Ради чего или ради кого она пришла сюда и молча села под деревьями, роняющими листья на подёрнутую осенней изморозью траву, по которой, совсем рядом со скамейкой, важно расхаживают дрозды?
Вот её лицо оживилось, молодой Джолион оглянулся, почти чувствуя ревность, и увидел Босини, шагавшего к ней прямо по траве.
Он с интересом наблюдал за этой встречей, за их глазами, за долгим рукопожатием. Они сели рядом на скамейку — такие близкие, несмотря на внешнюю сдержанность позы. До молодого Джолиона доносились звуки быстрого разговора, но слова было трудно разобрать.
Он слишком хорошо испытал все это сам. Ему были знакомы и долгие часы ожидания, и скудные минуты встреч чуть ли не у всех на виду, и тревога, которая не даёт покоя людям, вынужденным прятать свою любовь.

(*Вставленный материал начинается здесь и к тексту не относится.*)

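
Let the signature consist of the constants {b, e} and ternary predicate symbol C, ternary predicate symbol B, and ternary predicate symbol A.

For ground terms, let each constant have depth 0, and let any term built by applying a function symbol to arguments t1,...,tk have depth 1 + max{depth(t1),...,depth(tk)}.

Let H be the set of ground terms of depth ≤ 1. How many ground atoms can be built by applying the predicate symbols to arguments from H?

24

First count ground terms of depth ≤ 1.
With no function symbols every ground term is a constant, so there are exactly 2 ground terms at every depth bound.
N_0 = 2
N_1 = 2
Explicitly: b, e.
So |H| = 2.
Ground atoms are formed by filling each argument slot of a predicate with a term from H, so an r-ary predicate gives |H|^r atoms:
  C: 2^3 = 8;  B: 2^3 = 8;  A: 2^3 = 8
Total ground atoms: 8 + 8 + 8 = 24.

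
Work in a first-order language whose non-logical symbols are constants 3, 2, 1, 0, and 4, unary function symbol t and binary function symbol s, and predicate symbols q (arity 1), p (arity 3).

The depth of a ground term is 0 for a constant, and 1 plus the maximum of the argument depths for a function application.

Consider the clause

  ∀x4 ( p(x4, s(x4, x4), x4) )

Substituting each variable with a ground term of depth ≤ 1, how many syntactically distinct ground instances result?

35

Ground terms of depth ≤ 1:
  Let N_k count ground terms of depth at most k. Each non-constant term of depth ≤ k is some function symbol applied to depth-≤(k−1) arguments, giving N_k = 5 + N_{k-1} + N_{k-1}^2.
  N_0 = 5
  N_1 = 5 + 5 + 5^2 = 35
So there are 35 ground terms available for substitution.
There is 1 variable to instantiate (x4),  occurring in at least one literal, so different choices give different ground instances.
Number of ground instances = 35.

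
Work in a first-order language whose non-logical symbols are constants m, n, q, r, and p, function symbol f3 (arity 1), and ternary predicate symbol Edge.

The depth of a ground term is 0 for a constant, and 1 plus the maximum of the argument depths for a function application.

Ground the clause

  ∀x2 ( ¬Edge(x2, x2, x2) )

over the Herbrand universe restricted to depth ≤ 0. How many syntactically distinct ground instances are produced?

Ground terms of depth ≤ 0:
  Let N_k = |{terms of depth ≤ k}|. Then N_0 = 5 and N_k = 5 + N_{k-1} for k ≥ 1 (one summand per function symbol, arity giving the exponent).
  N_0 = 5
  Explicitly: m, n, q, r, p.
So there are 5 ground terms available for substitution.
The clause has 1 distinct variable (x2), which appears in the body. In the free term algebra distinct substitutions yield syntactically distinct ground instances.
Number of ground instances = 5.

5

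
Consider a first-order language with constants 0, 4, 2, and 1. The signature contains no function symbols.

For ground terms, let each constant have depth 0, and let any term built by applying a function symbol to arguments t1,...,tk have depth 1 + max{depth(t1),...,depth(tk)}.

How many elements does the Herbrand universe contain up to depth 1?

With no function symbols every ground term is a constant, so there are exactly 4 ground terms at every depth bound.
N_0 = 4
N_1 = 4
Explicitly: 0, 4, 2, 1.

4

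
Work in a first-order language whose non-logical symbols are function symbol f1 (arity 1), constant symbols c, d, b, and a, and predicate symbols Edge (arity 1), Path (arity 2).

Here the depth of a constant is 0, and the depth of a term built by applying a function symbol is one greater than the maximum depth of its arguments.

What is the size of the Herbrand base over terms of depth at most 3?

First count ground terms of depth ≤ 3.
If N_k denotes the number of depth-≤k ground terms, the 4 constants give N_0 = 4, and each function symbol of arity r contributes N_{k-1}^r new terms at level k: N_k = 4 + N_{k-1}.
N_0 = 4
N_1 = 4 + 4 = 8
N_2 = 4 + 8 = 12
N_3 = 4 + 12 = 16
So |H| = 16.
A ground atom is a predicate applied to a tuple of terms from H, so the count is the sum over predicates of |H|^arity:
  Edge: 16;  Path: 16^2 = 256
Total ground atoms: 16 + 256 = 272.

272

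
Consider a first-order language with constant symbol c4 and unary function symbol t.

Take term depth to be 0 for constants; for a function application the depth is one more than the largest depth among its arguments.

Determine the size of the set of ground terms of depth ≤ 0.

Let N_k count ground terms of depth at most k. Each non-constant term of depth ≤ k is some function symbol applied to depth-≤(k−1) arguments, giving N_k = 1 + N_{k-1}.
N_0 = 1
Explicitly: c4.

1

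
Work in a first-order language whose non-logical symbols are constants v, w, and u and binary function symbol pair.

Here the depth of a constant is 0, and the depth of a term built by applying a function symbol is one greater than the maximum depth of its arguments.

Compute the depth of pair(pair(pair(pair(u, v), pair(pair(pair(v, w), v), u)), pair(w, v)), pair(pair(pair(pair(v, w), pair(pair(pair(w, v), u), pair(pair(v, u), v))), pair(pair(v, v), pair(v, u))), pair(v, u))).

depth(pair(u, v)) = 1 + max(0, 0) = 1
depth(pair(v, w)) = 1 + max(0, 0) = 1
depth(pair(pair(v, w), v)) = 1 + max(1, 0) = 2
depth(pair(pair(pair(v, w), v), u)) = 1 + max(2, 0) = 3
depth(pair(pair(u, v), pair(pair(pair(v, w), v), u))) = 1 + max(1, 3) = 4
depth(pair(w, v)) = 1 + max(0, 0) = 1
depth(pair(pair(pair(u, v), pair(pair(pair(v, w), v), u)), pair(w, v))) = 1 + max(4, 1) = 5
depth(pair(pair(w, v), u)) = 1 + max(1, 0) = 2
depth(pair(v, u)) = 1 + max(0, 0) = 1
depth(pair(pair(v, u), v)) = 1 + max(1, 0) = 2
depth(pair(pair(pair(w, v), u), pair(pair(v, u), v))) = 1 + max(2, 2) = 3
depth(pair(pair(v, w), pair(pair(pair(w, v), u), pair(pair(v, u), v)))) = 1 + max(1, 3) = 4
depth(pair(v, v)) = 1 + max(0, 0) = 1
depth(pair(pair(v, v), pair(v, u))) = 1 + max(1, 1) = 2
depth(pair(pair(pair(v, w), pair(pair(pair(w, v), u), pair(pair(v, u), v))), pair(pair(v, v), pair(v, u)))) = 1 + max(4, 2) = 5
depth(pair(pair(pair(pair(v, w), pair(pair(pair(w, v), u), pair(pair(v, u), v))), pair(pair(v, v), pair(v, u))), pair(v, u))) = 1 + max(5, 1) = 6
depth(pair(pair(pair(pair(u, v), pair(pair(pair(v, w), v), u)), pair(w, v)), pair(pair(pair(pair(v, w), pair(pair(pair(w, v), u), pair(pair(v, u), v))), pair(pair(v, v), pair(v, u))), pair(v, u)))) = 1 + max(5, 6) = 7

7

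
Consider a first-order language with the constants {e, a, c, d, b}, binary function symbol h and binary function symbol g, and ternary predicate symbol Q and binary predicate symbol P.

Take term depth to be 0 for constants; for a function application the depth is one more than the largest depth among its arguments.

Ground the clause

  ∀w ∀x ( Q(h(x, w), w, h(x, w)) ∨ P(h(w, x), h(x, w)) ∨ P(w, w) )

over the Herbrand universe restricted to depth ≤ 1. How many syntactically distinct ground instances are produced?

Ground terms of depth ≤ 1:
  Write N_k for the number of ground terms of depth ≤ k. A term of depth ≤ k is either a constant or a function symbol applied to arguments of depth ≤ k−1, so N_k = 5 + N_{k-1}^2 + N_{k-1}^2.
  N_0 = 5
  N_1 = 5 + 5^2 + 5^2 = 55
So there are 55 ground terms available for substitution.
The clause has 2 distinct variables (w, x), each appearing in the body. In the free term algebra distinct substitutions yield syntactically distinct ground instances.
Number of ground instances = 55^2 = 3025.

3025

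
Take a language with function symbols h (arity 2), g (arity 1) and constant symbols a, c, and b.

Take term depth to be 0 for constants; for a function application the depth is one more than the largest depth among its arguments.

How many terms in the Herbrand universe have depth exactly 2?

228

Let N_k count ground terms of depth at most k. Each non-constant term of depth ≤ k is some function symbol applied to depth-≤(k−1) arguments, giving N_k = 3 + N_{k-1}^2 + N_{k-1}.
N_0 = 3
N_1 = 3 + 3^2 + 3 = 15
N_2 = 3 + 15^2 + 15 = 243
Terms of depth exactly 2: N_2 − N_1 = 243 − 15 = 228.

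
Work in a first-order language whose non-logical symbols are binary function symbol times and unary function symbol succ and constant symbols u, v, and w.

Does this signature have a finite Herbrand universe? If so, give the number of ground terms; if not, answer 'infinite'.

The signature has at least one function symbol (times, arity 2) and at least one constant (u).
Iterating times gives infinitely many distinct ground terms: u, times(u, u), times(times(u, u), times(u, u)), ...
So the Herbrand universe is infinite.

infinite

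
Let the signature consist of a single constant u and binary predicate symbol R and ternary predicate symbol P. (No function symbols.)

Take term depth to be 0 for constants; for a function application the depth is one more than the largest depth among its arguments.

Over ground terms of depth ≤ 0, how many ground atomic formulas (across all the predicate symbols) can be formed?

2

First count ground terms of depth ≤ 0.
With no function symbols every ground term is a constant, so there is exactly 1 ground term at every depth bound.
N_0 = 1
Explicitly: u.
So |H| = 1.
For each predicate symbol, the number of ground atoms is |H| raised to its arity; summing:
  R: 1^2 = 1;  P: 1^3 = 1
Total ground atoms: 1 + 1 = 2.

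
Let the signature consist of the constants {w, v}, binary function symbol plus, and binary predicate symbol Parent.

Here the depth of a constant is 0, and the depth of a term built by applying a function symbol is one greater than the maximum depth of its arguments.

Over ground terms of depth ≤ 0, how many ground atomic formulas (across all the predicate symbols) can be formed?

First count ground terms of depth ≤ 0.
Let N_k count ground terms of depth at most k. Each non-constant term of depth ≤ k is some function symbol applied to depth-≤(k−1) arguments, giving N_k = 2 + N_{k-1}^2.
N_0 = 2
Explicitly: w, v.
So |H| = 2.
Each predicate of arity r yields |H|^r ground atoms (one per choice of an r-tuple from H):
  Parent: 2^2 = 4
Total ground atoms: 4.

4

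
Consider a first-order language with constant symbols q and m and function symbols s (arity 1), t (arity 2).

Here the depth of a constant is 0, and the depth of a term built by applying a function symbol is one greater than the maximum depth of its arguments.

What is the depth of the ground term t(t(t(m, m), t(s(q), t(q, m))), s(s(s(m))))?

4

depth(t(m, m)) = 1 + max(0, 0) = 1
depth(s(q)) = 1 + depth(q) = 1 + 0 = 1
depth(t(q, m)) = 1 + max(0, 0) = 1
depth(t(s(q), t(q, m))) = 1 + max(1, 1) = 2
depth(t(t(m, m), t(s(q), t(q, m)))) = 1 + max(1, 2) = 3
depth(s(m)) = 1 + depth(m) = 1 + 0 = 1
depth(s(s(m))) = 1 + depth(s(m)) = 1 + 1 = 2
depth(s(s(s(m)))) = 1 + depth(s(s(m))) = 1 + 2 = 3
depth(t(t(t(m, m), t(s(q), t(q, m))), s(s(s(m))))) = 1 + max(3, 3) = 4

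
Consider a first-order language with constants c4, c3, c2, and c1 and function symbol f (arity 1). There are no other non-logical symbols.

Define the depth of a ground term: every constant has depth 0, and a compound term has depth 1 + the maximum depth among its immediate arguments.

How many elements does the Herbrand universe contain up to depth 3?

16

Let N_k count ground terms of depth at most k. Each non-constant term of depth ≤ k is some function symbol applied to depth-≤(k−1) arguments, giving N_k = 4 + N_{k-1}.
N_0 = 4
N_1 = 4 + 4 = 8
N_2 = 4 + 8 = 12
N_3 = 4 + 12 = 16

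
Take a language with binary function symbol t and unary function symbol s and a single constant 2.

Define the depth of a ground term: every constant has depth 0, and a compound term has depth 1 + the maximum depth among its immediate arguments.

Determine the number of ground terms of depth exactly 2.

10

Count level by level. With function symbols t/2, s/1, the terms of depth ≤ k are the 1 constant together with each function applied to depth-≤(k−1) tuples, so N_k = 1 + N_{k-1}^2 + N_{k-1}.
N_0 = 1
N_1 = 1 + 1^2 + 1 = 3
N_2 = 1 + 3^2 + 3 = 13
Terms of depth exactly 2: N_2 − N_1 = 13 − 3 = 10.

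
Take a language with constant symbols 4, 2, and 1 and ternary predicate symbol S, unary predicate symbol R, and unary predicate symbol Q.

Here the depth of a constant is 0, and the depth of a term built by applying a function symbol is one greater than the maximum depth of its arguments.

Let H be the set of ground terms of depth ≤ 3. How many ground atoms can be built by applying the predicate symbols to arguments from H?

First count ground terms of depth ≤ 3.
With no function symbols every ground term is a constant, so there are exactly 3 ground terms at every depth bound.
N_0 = 3
N_1 = 3
N_2 = 3
N_3 = 3
So |H| = 3.
A ground atom is a predicate applied to a tuple of terms from H, so the count is the sum over predicates of |H|^arity:
  S: 3^3 = 27;  R: 3;  Q: 3
Total ground atoms: 27 + 3 + 3 = 33.

33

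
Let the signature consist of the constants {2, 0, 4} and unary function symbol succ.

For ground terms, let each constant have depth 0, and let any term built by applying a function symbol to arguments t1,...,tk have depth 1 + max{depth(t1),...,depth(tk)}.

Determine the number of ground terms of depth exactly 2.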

Однако достаточно было одного взгляда на их лица, чтобы понять, что этот роман не имеет ничего общего с теми мимолётными интригами, которыми развлекаются в светском обществе; с той внезапно вспыхивающей жаждой, которая исчезает, утолённая, через шесть недель. Это было настоящее! Это было то, что случилось когда-то и с ним самим! Такое чувство может завести куда угодно!
Босини умолял о чём-то, а она, такая спокойная, такая мягкая и вместе с тем непоколебимая в своей пассивности, сидела, устремив взгляд на траву.

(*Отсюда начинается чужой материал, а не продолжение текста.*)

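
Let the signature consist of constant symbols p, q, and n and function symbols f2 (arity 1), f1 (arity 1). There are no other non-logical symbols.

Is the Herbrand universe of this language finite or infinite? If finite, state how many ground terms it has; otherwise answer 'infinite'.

The signature has at least one function symbol (f2, arity 1) and at least one constant (p).
Iterating f2 gives infinitely many distinct ground terms: p, f2(p), f2(f2(p)), ...
So the Herbrand universe is infinite.

infinite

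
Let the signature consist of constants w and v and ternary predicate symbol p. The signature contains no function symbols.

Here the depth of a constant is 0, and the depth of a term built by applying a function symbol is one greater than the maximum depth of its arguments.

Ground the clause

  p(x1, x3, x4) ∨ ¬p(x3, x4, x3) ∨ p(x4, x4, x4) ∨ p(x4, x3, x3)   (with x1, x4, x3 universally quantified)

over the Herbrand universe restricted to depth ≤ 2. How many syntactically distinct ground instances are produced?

8

Ground terms of depth ≤ 2:
  With no function symbols every ground term is a constant, so there are exactly 2 ground terms at every depth bound.
  N_0 = 2
  N_1 = 2
  N_2 = 2
So there are 2 ground terms available for substitution.
The clause has 3 distinct variables (x1, x4, x3), each appearing in the body. In the free term algebra distinct substitutions yield syntactically distinct ground instances.
Number of ground instances = 2^3 = 8.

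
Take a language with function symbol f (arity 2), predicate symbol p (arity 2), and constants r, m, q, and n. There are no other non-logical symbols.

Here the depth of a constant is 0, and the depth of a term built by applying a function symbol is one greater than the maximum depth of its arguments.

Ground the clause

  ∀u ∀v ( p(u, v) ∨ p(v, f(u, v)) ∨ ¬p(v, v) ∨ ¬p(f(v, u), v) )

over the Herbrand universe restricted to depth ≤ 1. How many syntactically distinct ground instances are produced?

Ground terms of depth ≤ 1:
  Let N_k = |{terms of depth ≤ k}|. Then N_0 = 4 and N_k = 4 + N_{k-1}^2 for k ≥ 1 (one summand per function symbol, arity giving the exponent).
  N_0 = 4
  N_1 = 4 + 4^2 = 20
So there are 20 ground terms available for substitution.
The clause has 2 distinct variables (u, v), each appearing in the body. In the free term algebra distinct substitutions yield syntactically distinct ground instances.
Number of ground instances = 20^2 = 400.

400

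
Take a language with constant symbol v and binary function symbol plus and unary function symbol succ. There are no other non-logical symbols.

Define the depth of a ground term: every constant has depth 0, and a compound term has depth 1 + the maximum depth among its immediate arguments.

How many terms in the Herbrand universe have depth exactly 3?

If N_k denotes the number of depth-≤k ground terms, the 1 constant gives N_0 = 1, and each function symbol of arity r contributes N_{k-1}^r new terms at level k: N_k = 1 + N_{k-1}^2 + N_{k-1}.
N_0 = 1
N_1 = 1 + 1^2 + 1 = 3
N_2 = 1 + 3^2 + 3 = 13
N_3 = 1 + 13^2 + 13 = 183
Terms of depth exactly 3: N_3 − N_2 = 183 − 13 = 170.

170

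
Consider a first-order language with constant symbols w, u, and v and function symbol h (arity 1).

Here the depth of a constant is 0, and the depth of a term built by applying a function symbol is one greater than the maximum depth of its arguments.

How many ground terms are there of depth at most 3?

Let N_k count ground terms of depth at most k. Each non-constant term of depth ≤ k is some function symbol applied to depth-≤(k−1) arguments, giving N_k = 3 + N_{k-1}.
N_0 = 3
N_1 = 3 + 3 = 6
N_2 = 3 + 6 = 9
N_3 = 3 + 9 = 12
Explicitly: w, u, v, h(w), h(u), h(v), h(h(w)), h(h(u)), h(h(v)), h(h(h(w))), h(h(h(u))), h(h(h(v))).

12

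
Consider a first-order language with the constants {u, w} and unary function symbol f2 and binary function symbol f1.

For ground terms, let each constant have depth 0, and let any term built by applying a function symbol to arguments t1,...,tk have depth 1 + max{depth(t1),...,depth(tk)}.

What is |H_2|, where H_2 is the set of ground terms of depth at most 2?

Write N_k for the number of ground terms of depth ≤ k. A term of depth ≤ k is either a constant or a function symbol applied to arguments of depth ≤ k−1, so N_k = 2 + N_{k-1} + N_{k-1}^2.
N_0 = 2
N_1 = 2 + 2 + 2^2 = 8
N_2 = 2 + 8 + 8^2 = 74

74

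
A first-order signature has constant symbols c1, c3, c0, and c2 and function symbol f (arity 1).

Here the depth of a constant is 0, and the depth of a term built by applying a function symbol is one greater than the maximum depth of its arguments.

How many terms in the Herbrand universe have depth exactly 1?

4

Let N_k count ground terms of depth at most k. Each non-constant term of depth ≤ k is some function symbol applied to depth-≤(k−1) arguments, giving N_k = 4 + N_{k-1}.
N_0 = 4
N_1 = 4 + 4 = 8
Terms of depth exactly 1: N_1 − N_0 = 8 − 4 = 4.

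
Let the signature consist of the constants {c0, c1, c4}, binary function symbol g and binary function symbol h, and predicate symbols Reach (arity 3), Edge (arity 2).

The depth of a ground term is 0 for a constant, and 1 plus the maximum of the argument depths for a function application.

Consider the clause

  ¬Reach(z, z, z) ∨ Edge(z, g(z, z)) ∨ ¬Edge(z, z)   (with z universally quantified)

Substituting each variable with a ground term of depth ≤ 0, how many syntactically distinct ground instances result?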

Суждено ли Босини увести за собой эту нежную, покорную женщину, которая никогда не отважится на самостоятельный шаг? Женщину, которая отдала ему всю себя, которая умрёт за него, но никогда не решится уйти с ним!
Молодому Джолиону казалось, что он слышит её слова: «Милый, ведь это погубит тебя!» — ибо он испытал на себе всю силу того гнетущего страха, что таится в сердце каждой женщины и твердит ей, будто она в тягость любимому человеку.
И он перестал смотреть в ту сторону; но быстрый приглушённый разговор доносился до его ушей вместе с чириканьем какой-то птицы, словно старавшейся вспомнить весеннюю песнь: «Счастье — горе? Чьё — чьё?»
Мало-помалу разговор умолк; наступила долгая тишина.
«А Сомс? При чём тут Сомс? — подумал молодой Джолион. — Кое-кто воображает, что она мучится своей изменой мужу! Мало же они знают женщин! Она утоляет голод — это её месть. И да поможет ей небо, потому что месть Сомса не заставит себя ждать».
Он услышал шелест шелка и, выглянув из-за дерева, увидел, что они уходят, взявшись украдкой за руки…
В конце июля старый Джолион увёз внучку в горы; за эту поездку (последнюю, которую они совершили вместе) Джун окрепла и телом и духом. В отелях, переполненными британскими Форсайтами — старый Джолион не выносил «немцев», а под этим названием у него были все иностранцы, — на неё взирали с уважением: единственная внучка представительного и, по-видимому, очень богатого старика Форсайта. Джун нелегко заводила знакомства это было не в её привычках, — но нескольких друзей всё-таки подыскала, и особенно крепкая дружба завязалась у неё в долине Роны с молоденькой француженкой, умиравшей от чахотки.
Сразу решив, что подруга её не должна умереть, Джулия ополчилась против смерти и немножко забыла свои собственные невзгоды.
Старый Джолион наблюдал за её новой дружбой с чувством облегчения и с неудовольствием; это новое доказательство, что внучке суждено провести жизнь среди «несчастненьких», беспокоило его. Неужели у неё никогда не будет таких друзей и таких интересов, которые окажутся ей действительно полезными?
Связалась с иностранцами — так он называл эту дружбу. Однако сам же частенько покупал виноград или розы и, добродушно подмигивая, преподносил их этой «Mam'zelle».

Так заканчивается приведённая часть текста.